Il ressort de ces rencontres multi-acteurs civilo-militaires, le renforcement du dispositif de sécurité de proximité de concert avec les forces de défense et sécurité. C'est à l'initiative de Wanep/Sénégal et Guinée avec ses partenaires de mise en oeuvre que sont Enfance et Paix et Afrique Enjeux, sur financement de la coopération autrichienne pour le développement.
Cette série de sessions de formation multi-acteurs organisée la semaine dernière à Kolda à l'intention des participants des régions de Sédhiou, Kolda et Ziguinchor est une initiative de la West Africa Network for peace building (Wanep/Sénégal et Guinée Bissau), sur financement de la coopération autrichienne pour le développement. Les différents modules ont traité des mécanismes de prévention, de médiation, de sécurité de proximité et du système d'alerte précoce. Acteurs de la société civile, techniciens, élus et forces de défense et de sécurité y ont pris part.
Le coordonnateur de Wanep/Sénégal et Guinée a déclaré que « dans le cadre de ce projet, des comités de veille ont été installés de part et d'autre des frontières entre le Sénégal et la Guinée Bissau. Nous avons réuni ici à Kolda durant presqu'une semaine ces membres des comités de veille, des élus, des acteurs communautaires, des éleveurs, des chefs de village, techniciens de l'élevage, différents corps des forces de défense et de sécurité pour échanger sur la problématique du vol transfrontalier de bétail entre le Sénégal et la Guinée Bissau », a indiqué Alfred Gomis.
Et de poursuivre sur les modules dispensés : « les modules s'articulent autour de la médiation et des techniques de résolution pacifique des conflits ; et étant entendu que nous sommes à l'ère de la coproduction de la sécurité, nous avons donc mis ensemble les forces de défense et de sécurité pour échanger et s'entendre sur les mécanismes de prise en charge de la sécurité à travers ce que nous appelons la sécurité de proximité. Nous avons aussi formé nos moniteurs sur le système d'alerte précoce et de signalement des incidents ».
Les partenaires de mise en œuvre rassurent et exhortent à la synergie
Au niveau opérationnel, les partenaires de mise en oeuvre sont déjà à pied d'oeuvre avec des activités de sensibilisation communautaire pour renforcer les mécanismes de prévention. « Le vol de bétail est une problématique très sérieuse ici car datant de très longtemps.
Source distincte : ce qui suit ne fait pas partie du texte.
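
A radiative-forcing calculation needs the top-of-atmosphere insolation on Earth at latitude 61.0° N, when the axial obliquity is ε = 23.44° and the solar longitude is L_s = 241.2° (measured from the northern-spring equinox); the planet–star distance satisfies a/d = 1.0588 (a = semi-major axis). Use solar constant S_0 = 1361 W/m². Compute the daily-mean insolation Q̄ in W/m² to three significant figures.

Solar declination: sin δ = sin ε · sin L_s = sin 23.44° × sin 241.2° = -0.34858, so δ = -20.401°.
cos h₀ = −tan(+61.0°) tan(-20.401°) = 0.6709, h₀ = 0.8353 rad.
Bracket: h₀ sin ϕ sin δ + cos ϕ cos δ sin h₀ = 0.8353×0.87462×-0.34858 + 0.48481×0.93728×0.74151 = -0.254662 + 0.336944 = 0.082282.
Inverse-square distance factor (a/d)² = 1.0588² = 1.121057.
Q̄ = (S_0/π) × 1.121057 × [bracket] = (1361/π) × 1.121057 × 0.082282 = 39.96 W/m².

Q̄ ≈ 40.0 W/m²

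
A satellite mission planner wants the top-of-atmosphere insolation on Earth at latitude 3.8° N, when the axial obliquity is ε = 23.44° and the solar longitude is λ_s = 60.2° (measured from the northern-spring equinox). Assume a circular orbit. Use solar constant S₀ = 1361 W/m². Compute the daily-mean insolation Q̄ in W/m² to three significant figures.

Solar declination: sin δ = sin ε · sin λ_s = sin 23.44° × sin 60.2° = 0.34519, so δ = +20.193°.
cos H₀ = −tan(+3.8°) tan(+20.193°) = -0.0244, H₀ = 1.5952 rad.
Bracket: H₀ sin φ sin δ + cos φ cos δ sin H₀ = 1.5952×0.06627×0.34519 + 0.99780×0.93853×0.99970 = 0.036491 + 0.936184 = 0.972675.
Q̄ = (S₀/π) × [bracket] = (1361/π) × 0.972675 = 421.4 W/m².

Q̄ ≈ 421 W/m²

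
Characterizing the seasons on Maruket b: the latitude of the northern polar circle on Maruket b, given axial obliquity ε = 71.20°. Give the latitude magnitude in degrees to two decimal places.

18.80°

The polar circle is the lowest latitude that experiences at least one full rotation of continuous daylight at the northern-summer solstice; it lies at |φ| = 90° − ε = 90° − 71.20° = 18.80°.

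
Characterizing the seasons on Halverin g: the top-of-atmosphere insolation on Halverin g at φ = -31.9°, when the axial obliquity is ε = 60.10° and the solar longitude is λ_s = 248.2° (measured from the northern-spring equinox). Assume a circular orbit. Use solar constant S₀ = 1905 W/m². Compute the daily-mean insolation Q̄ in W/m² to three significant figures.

Solar declination: sin δ = sin ε · sin λ_s = sin 60.10° × sin 248.2° = -0.80490, so δ = -53.601°.
cos H₀ = −tan(-31.9°) tan(-53.601°) = -0.8443, H₀ = 2.5760 rad.
Bracket: H₀ sin φ sin δ + cos φ cos δ sin H₀ = 2.5760×-0.52844×-0.80490 + 0.84897×0.59341×0.53589 = 1.095679 + 0.269975 = 1.365654.
Q̄ = (S₀/π) × [bracket] = (1905/π) × 1.365654 = 828.1 W/m².

Q̄ ≈ 828 W/m²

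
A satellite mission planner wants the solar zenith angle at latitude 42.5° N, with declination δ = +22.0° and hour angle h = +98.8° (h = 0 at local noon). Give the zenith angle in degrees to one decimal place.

θ_z = 81.5°

cos θ_z = sin ϕ sin δ + cos ϕ cos δ cos h = 0.253081 + -0.104580 = 0.148501.
θ_z = arccos(0.148501) = 81.5°.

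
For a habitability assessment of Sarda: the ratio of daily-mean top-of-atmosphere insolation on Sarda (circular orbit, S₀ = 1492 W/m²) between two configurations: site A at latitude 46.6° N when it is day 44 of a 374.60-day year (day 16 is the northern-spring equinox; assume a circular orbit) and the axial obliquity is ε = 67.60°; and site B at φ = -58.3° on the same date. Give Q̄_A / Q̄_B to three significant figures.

— Configuration A (φ=+46.6°):
Solar longitude: λ_s = 360° × (44 − 16)/374.60 = 26.909°.
sin δ = sin 67.60° × sin 26.909° = 0.41842, so δ = +24.735°.
cos H₀ = −tan(+46.6°) tan(+24.735°) = -0.4872, H₀ = 2.0796 rad.
Bracket: H₀ sin φ sin δ + cos φ cos δ sin H₀ = 2.0796×0.72657×0.41842 + 0.68709×0.90825×0.87331 = 0.632222 + 0.544989 = 1.177211.
Q̄ = (S₀/π) × [bracket] = (1492/π) × 1.177211 = 559.08 W/m².
— Configuration B (φ=-58.3°):
cos H₀ = −tan(-58.3°) tan(+24.735°) = 0.7459, H₀ = 0.7289 rad.
Bracket: H₀ sin φ sin δ + cos φ cos δ sin H₀ = 0.7289×-0.85081×0.41842 + 0.52547×0.90825×0.66604 = -0.259485 + 0.317873 = 0.058388.
Q̄ = (S₀/π) × [bracket] = (1492/π) × 0.058388 = 27.730 W/m².
Ratio Q̄_A / Q̄_B = 559.08 / 27.730 = 20.16.

Q̄_A / Q̄_B ≈ 20.2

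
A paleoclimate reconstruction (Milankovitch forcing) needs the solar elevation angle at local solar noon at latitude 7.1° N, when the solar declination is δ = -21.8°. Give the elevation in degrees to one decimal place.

61.1°

At local noon the hour angle is zero, so the zenith angle equals |φ − δ| = |+7.1° − (-21.800°)| = 28.900°.
Elevation = 90° − 28.900° = 61.1°.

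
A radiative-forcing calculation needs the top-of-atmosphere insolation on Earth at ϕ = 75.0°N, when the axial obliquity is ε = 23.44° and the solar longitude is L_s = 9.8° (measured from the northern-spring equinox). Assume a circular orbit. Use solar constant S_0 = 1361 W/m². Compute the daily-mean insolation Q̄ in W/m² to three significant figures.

Solar declination: sin δ = sin ε · sin L_s = sin 23.44° × sin 9.8° = 0.06771, so δ = +3.882°.
cos h₀ = −tan(+75.0°) tan(+3.882°) = -0.2533, h₀ = 1.8269 rad.
Bracket: h₀ sin ϕ sin δ + cos ϕ cos δ sin h₀ = 1.8269×0.96593×0.06771 + 0.25882×0.99771×0.96740 = 0.119485 + 0.249809 = 0.369294.
Q̄ = (S_0/π) × [bracket] = (1361/π) × 0.369294 = 160.0 W/m².

Q̄ ≈ 160 W/m²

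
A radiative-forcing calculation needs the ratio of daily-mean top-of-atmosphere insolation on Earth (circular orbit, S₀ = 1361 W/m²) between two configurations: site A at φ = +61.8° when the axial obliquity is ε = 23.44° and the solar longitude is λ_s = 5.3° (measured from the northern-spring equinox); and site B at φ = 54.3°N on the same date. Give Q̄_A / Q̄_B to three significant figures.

Q̄_A / Q̄_B ≈ 0.831

— Configuration A (φ=+61.8°):
Solar declination: sin δ = sin ε · sin λ_s = sin 23.44° × sin 5.3° = 0.03674, so δ = +2.106°.
cos H₀ = −tan(+61.8°) tan(+2.106°) = -0.0686, H₀ = 1.6394 rad.
Bracket: H₀ sin φ sin δ + cos φ cos δ sin H₀ = 1.6394×0.88130×0.03674 + 0.47255×0.99932×0.99765 = 0.053082 + 0.471119 = 0.524201.
Q̄ = (S₀/π) × [bracket] = (1361/π) × 0.524201 = 227.09 W/m².
— Configuration B (φ=+54.3°):
cos H₀ = −tan(+54.3°) tan(+2.106°) = -0.0512, H₀ = 1.6220 rad.
Bracket: H₀ sin φ sin δ + cos φ cos δ sin H₀ = 1.6220×0.81208×0.03674 + 0.58354×0.99932×0.99869 = 0.048394 + 0.582379 = 0.630773.
Q̄ = (S₀/π) × [bracket] = (1361/π) × 0.630773 = 273.26 W/m².
Ratio Q̄_A / Q̄_B = 227.09 / 273.26 = 0.8310.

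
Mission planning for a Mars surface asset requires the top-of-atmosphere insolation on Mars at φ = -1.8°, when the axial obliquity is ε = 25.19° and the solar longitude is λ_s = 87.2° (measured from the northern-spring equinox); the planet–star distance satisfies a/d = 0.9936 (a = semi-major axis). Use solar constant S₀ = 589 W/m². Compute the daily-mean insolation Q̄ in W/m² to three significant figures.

Solar declination: sin δ = sin ε · sin λ_s = sin 25.19° × sin 87.2° = 0.42511, so δ = +25.158°.
cos H₀ = −tan(-1.8°) tan(+25.158°) = 0.0148, H₀ = 1.5560 rad.
Bracket: H₀ sin φ sin δ + cos φ cos δ sin H₀ = 1.5560×-0.03141×0.42511 + 0.99951×0.90514×0.99989 = -0.020777 + 0.904597 = 0.883820.
Inverse-square distance factor (a/d)² = 0.9936² = 0.987241.
Q̄ = (S₀/π) × 0.987241 × [bracket] = (589/π) × 0.987241 × 0.883820 = 163.6 W/m².

Q̄ ≈ 164 W/m²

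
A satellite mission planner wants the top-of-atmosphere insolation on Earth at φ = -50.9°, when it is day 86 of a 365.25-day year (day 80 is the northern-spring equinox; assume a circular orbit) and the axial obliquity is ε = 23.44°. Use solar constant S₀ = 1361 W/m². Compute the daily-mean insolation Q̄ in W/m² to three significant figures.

Solar longitude: λ_s = 360° × (86 − 80)/365.25 = 5.914°.
sin δ = sin 23.44° × sin 5.914° = 0.04098, so δ = +2.349°.
cos H₀ = −tan(-50.9°) tan(+2.349°) = 0.0505, H₀ = 1.5203 rad.
Bracket: H₀ sin φ sin δ + cos φ cos δ sin H₀ = 1.5203×-0.77605×0.04098 + 0.63068×0.99916×0.99873 = -0.048349 + 0.629350 = 0.581001.
Q̄ = (S₀/π) × [bracket] = (1361/π) × 0.581001 = 251.7 W/m².

Q̄ ≈ 252 W/m²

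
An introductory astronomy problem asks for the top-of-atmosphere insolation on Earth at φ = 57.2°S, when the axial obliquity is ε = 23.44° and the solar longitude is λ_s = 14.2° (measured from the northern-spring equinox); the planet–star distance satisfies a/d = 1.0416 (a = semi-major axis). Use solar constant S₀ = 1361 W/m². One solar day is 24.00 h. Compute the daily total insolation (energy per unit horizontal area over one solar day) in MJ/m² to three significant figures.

16.9 MJ/m²

Solar declination: sin δ = sin ε · sin λ_s = sin 23.44° × sin 14.2° = 0.09758, so δ = +5.600°.
cos H₀ = −tan(-57.2°) tan(+5.600°) = 0.1521, H₀ = 1.4181 rad.
Bracket: H₀ sin φ sin δ + cos φ cos δ sin H₀ = 1.4181×-0.84057×0.09758 + 0.54171×0.99523×0.98836 = -0.116317 + 0.532851 = 0.416534.
Inverse-square distance factor (a/d)² = 1.0416² = 1.084931.
Q̄ = (S₀/π) × 1.084931 × [bracket] = (1361/π) × 1.084931 × 0.416534 = 195.78 W/m².
Daily total = Q̄ × 24.00 h × 3600 s/h = 195.78 × 24.00 × 3600 / 10⁶ = 16.92 MJ/m².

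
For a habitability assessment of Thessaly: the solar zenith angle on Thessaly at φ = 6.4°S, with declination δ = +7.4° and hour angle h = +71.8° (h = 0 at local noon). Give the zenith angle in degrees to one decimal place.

θ_z = 72.9°

cos θ_z = sin φ sin δ + cos φ cos δ cos h = -0.014357 + 0.307803 = 0.293446.
θ_z = arccos(0.293446) = 72.9°.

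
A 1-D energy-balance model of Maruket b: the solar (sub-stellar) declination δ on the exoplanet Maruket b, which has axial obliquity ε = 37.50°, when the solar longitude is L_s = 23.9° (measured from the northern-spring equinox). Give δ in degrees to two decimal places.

δ = +14.28°

sin δ = sin ε · sin L_s = sin 37.50° × sin 23.9° = 0.246635.
δ = arcsin(0.246635) = +14.28°.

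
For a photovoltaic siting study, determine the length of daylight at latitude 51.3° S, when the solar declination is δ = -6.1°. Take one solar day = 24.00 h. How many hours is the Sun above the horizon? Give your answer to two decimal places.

cos h₀ = −tan ϕ · tan δ = −tan(-51.3°) × tan(-6.100°) = -0.1334, so h₀ = 1.7046 rad = 97.67°.
Daylight = 2h₀/(2π) × 24.00 h = (1.7046/π) × 24.00 = 13.02 h.

13.02 h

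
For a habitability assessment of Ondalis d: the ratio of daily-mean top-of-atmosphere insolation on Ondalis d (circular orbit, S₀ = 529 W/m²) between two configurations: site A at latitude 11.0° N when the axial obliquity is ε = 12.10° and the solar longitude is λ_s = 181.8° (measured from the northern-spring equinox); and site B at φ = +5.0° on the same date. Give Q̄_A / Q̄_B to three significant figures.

Q̄_A / Q̄_B ≈ 0.984

— Configuration A (φ=+11.0°):
Solar declination: sin δ = sin ε · sin λ_s = sin 12.10° × sin 181.8° = -0.00658, so δ = -0.377°.
cos H₀ = −tan(+11.0°) tan(-0.377°) = 0.0013, H₀ = 1.5695 rad.
Bracket: H₀ sin φ sin δ + cos φ cos δ sin H₀ = 1.5695×0.19081×-0.00658 + 0.98163×0.99998×1.00000 = -0.001971 + 0.981610 = 0.979639.
Q̄ = (S₀/π) × [bracket] = (529/π) × 0.979639 = 164.96 W/m².
— Configuration B (φ=+5.0°):
cos H₀ = −tan(+5.0°) tan(-0.377°) = 0.0006, H₀ = 1.5702 rad.
Bracket: H₀ sin φ sin δ + cos φ cos δ sin H₀ = 1.5702×0.08716×-0.00658 + 0.99619×0.99998×1.00000 = -0.000901 + 0.996170 = 0.995269.
Q̄ = (S₀/π) × [bracket] = (529/π) × 0.995269 = 167.59 W/m².
Ratio Q̄_A / Q̄_B = 164.96 / 167.59 = 0.9843.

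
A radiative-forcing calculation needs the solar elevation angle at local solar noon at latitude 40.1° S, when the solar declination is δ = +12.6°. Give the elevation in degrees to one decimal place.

37.3°

At local noon the hour angle is zero, so the zenith angle equals |φ − δ| = |-40.1° − (+12.600°)| = 52.700°.
Elevation = 90° − 52.700° = 37.3°.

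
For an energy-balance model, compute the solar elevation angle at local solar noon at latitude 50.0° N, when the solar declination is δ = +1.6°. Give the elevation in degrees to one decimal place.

At local noon the hour angle is zero, so the zenith angle equals |φ − δ| = |+50.0° − (+1.600°)| = 48.400°.
Elevation = 90° − 48.400° = 41.6°.

41.6°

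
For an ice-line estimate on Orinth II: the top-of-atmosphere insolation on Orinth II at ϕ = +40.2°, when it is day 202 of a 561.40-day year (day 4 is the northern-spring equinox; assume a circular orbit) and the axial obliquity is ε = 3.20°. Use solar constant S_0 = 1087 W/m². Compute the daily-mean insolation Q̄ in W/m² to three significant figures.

Q̄ ≈ 280 W/m²

Solar longitude: L_s = 360° × (202 − 4)/561.40 = 126.968°.
sin δ = sin 3.20° × sin 126.968° = 0.04460, so δ = +2.556°.
cos h₀ = −tan(+40.2°) tan(+2.556°) = -0.0377, h₀ = 1.6085 rad.
Bracket: h₀ sin ϕ sin δ + cos ϕ cos δ sin h₀ = 1.6085×0.64546×0.04460 + 0.76380×0.99900×0.99929 = 0.046305 + 0.762494 = 0.808799.
Q̄ = (S_0/π) × [bracket] = (1087/π) × 0.808799 = 279.8 W/m².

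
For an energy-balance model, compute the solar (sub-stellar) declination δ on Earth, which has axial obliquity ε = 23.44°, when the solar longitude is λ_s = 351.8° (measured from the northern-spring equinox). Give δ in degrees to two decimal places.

sin δ = sin ε · sin λ_s = sin 23.44° × sin 351.8° = -0.056736.
δ = arcsin(-0.056736) = -3.25°.

δ = -3.25°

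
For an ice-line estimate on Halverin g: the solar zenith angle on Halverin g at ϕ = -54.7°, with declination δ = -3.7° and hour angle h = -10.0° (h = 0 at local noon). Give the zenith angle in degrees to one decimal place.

θ_z = 51.6°

cos θ_z = sin ϕ sin δ + cos ϕ cos δ cos h = 0.052667 + 0.567892 = 0.620559.
θ_z = arccos(0.620559) = 51.6°.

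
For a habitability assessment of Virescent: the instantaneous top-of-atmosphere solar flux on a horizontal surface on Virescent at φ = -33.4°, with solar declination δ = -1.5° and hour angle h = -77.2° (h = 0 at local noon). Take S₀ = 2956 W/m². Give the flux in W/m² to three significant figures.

589 W/m²

cos θ_z = sin φ sin δ + cos φ cos δ cos h = 0.014410 + 0.184896 = 0.199306.
Flux = S₀ · cos θ_z = 2956 × 0.199306 = 589.1 W/m².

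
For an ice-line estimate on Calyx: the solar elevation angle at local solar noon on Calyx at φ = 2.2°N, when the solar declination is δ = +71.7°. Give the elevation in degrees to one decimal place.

20.5°

At local noon the hour angle is zero, so the zenith angle equals |φ − δ| = |+2.2° − (+71.700°)| = 69.500°.
Elevation = 90° − 69.500° = 20.5°.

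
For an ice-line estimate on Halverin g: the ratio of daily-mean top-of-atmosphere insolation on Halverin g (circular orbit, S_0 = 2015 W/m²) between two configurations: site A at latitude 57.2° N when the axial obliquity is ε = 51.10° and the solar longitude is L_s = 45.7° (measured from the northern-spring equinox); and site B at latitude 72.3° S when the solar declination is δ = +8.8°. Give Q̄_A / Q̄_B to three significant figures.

— Configuration A (ϕ=+57.2°):
Solar declination: sin δ = sin ε · sin L_s = sin 51.10° × sin 45.7° = 0.55698, so δ = +33.847°.
cos h₀ = −tan(+57.2°) tan(+33.847°) = -1.0406 ≤ −1 ⇒ polar day, h₀ = π.
Bracket: h₀ sin ϕ sin δ + cos ϕ cos δ sin h₀ = 3.1416×0.84057×0.55698 + 0.54171×0.83052×0.00000 = 1.470836 + 0.000000 = 1.470836.
Q̄ = (S_0/π) × [bracket] = (2015/π) × 1.470836 = 943.39 W/m².
— Configuration B (ϕ=-72.3°):
cos h₀ = −tan(-72.3°) tan(+8.800°) = 0.4851, h₀ = 1.0643 rad.
Bracket: h₀ sin ϕ sin δ + cos ϕ cos δ sin h₀ = 1.0643×-0.95266×0.15299 + 0.30403×0.98823×0.87447 = -0.155119 + 0.262736 = 0.107617.
Q̄ = (S_0/π) × [bracket] = (2015/π) × 0.107617 = 69.025 W/m².
Ratio Q̄_A / Q̄_B = 943.39 / 69.025 = 13.67.

Q̄_A / Q̄_B ≈ 13.7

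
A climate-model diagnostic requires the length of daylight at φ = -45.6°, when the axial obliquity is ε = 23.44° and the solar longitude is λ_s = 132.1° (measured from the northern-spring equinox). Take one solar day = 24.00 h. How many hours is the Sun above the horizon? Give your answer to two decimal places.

Solar declination: sin δ = sin ε · sin λ_s = sin 23.44° × sin 132.1° = 0.29515, so δ = +17.166°.
cos H₀ = −tan φ · tan δ = −tan(-45.6°) × tan(+17.166°) = 0.3154, so H₀ = 1.2499 rad = 71.61°.
Daylight = 2H₀/(2π) × 24.00 h = (1.2499/π) × 24.00 = 9.55 h.

9.55 h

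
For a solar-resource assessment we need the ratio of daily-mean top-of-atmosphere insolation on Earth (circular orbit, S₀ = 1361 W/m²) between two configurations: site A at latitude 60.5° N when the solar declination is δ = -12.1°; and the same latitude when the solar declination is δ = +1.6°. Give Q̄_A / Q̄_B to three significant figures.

— Configuration A (φ=+60.5°):
cos H₀ = −tan(+60.5°) tan(-12.100°) = 0.3789, H₀ = 1.1822 rad.
Bracket: H₀ sin φ sin δ + cos φ cos δ sin H₀ = 1.1822×0.87036×-0.20962 + 0.49242×0.97778×0.92543 = -0.215686 + 0.445575 = 0.229889.
Q̄ = (S₀/π) × [bracket] = (1361/π) × 0.229889 = 99.592 W/m².
— Configuration B (φ=+60.5°):
cos H₀ = −tan(+60.5°) tan(+1.600°) = -0.0494, H₀ = 1.6202 rad.
Bracket: H₀ sin φ sin δ + cos φ cos δ sin H₀ = 1.6202×0.87036×0.02792 + 0.49242×0.99961×0.99878 = 0.039372 + 0.491627 = 0.530999.
Q̄ = (S₀/π) × [bracket] = (1361/π) × 0.530999 = 230.04 W/m².
Ratio Q̄_A / Q̄_B = 99.592 / 230.04 = 0.4329.

Q̄_A / Q̄_B ≈ 0.433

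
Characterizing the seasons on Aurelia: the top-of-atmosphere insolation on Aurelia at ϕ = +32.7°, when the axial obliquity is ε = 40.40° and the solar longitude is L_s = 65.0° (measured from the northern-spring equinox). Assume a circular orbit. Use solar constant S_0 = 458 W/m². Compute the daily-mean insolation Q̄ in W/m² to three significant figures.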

Et cette zone de frontière est encore très fragile en termes d'insécurité, d'où l'urgence de veiller à la préservation de la paix et de la stabilité sociale.
C'est un phénomène qui a appauvri nombre de foyers dans ces zones de frontière. Un beau jour, tu apprends que ton troupeau est convoyé de l'autre côté de la frontière, c'est atterrant vraiment. Mais à la suite de ces rencontres, nous osons espérer pour le mieux » dixit Mamadou Lamine Sadio, le coordonnateur de l'ONG Enfance et Paix couvrant la zone Kolda et Sédhiou.
Son collègue d'Afrique Enjeu Jules Bassène qui couvre le département de Ziguinchor et celui de Goudomp exhorte à cette synergie de terrain : « nous faisons appel à tous les acteurs et bonnes volontés pour qu'on trouve une solution durable à ce fléau qui affecte lourdement la cohésion sociale. C'est bien d'accompagner l'Etat dans la lutte contre ces vols armés. Et nous pensons avec raison que des stratégies communes seront trouvées et pourront éviter que les populations cherchent bien souvent à se faire justice elles-mêmes sous le coup de la colère et de la déception ».
Élus, dignitaires et techniciens à pied d'oeuvre !
Sur le terrain, les techniciens de l'élevage vulgarisent les stratégies d'identification et de traçabilité du bétail pour dissuader les malfaiteurs. L'exemple du village frontalier de Salikégny dans le département de Kolda en est une bonne illustration. Mme Anna Gomis, vétérinaire et chef de poste de Salikégny explique : « dans notre zone, nous menons beaucoup d'activités de lutte contre le vol de bétail.
Nous exhortons les populations et surtout les éleveurs à identifier leurs animaux et à prendre un laisser-passer sanitaire qui permet de faire la traçabilité des mouvements de l'animal. Pour ce qui est des puces électroniques, ce n'est pas encore généralisé mais c'est appliqué aux chevaux. Depuis que je suis venue ici, nous avons fait beaucoup de progrès en matière de lutte contre le vol de bétail », dit-elle.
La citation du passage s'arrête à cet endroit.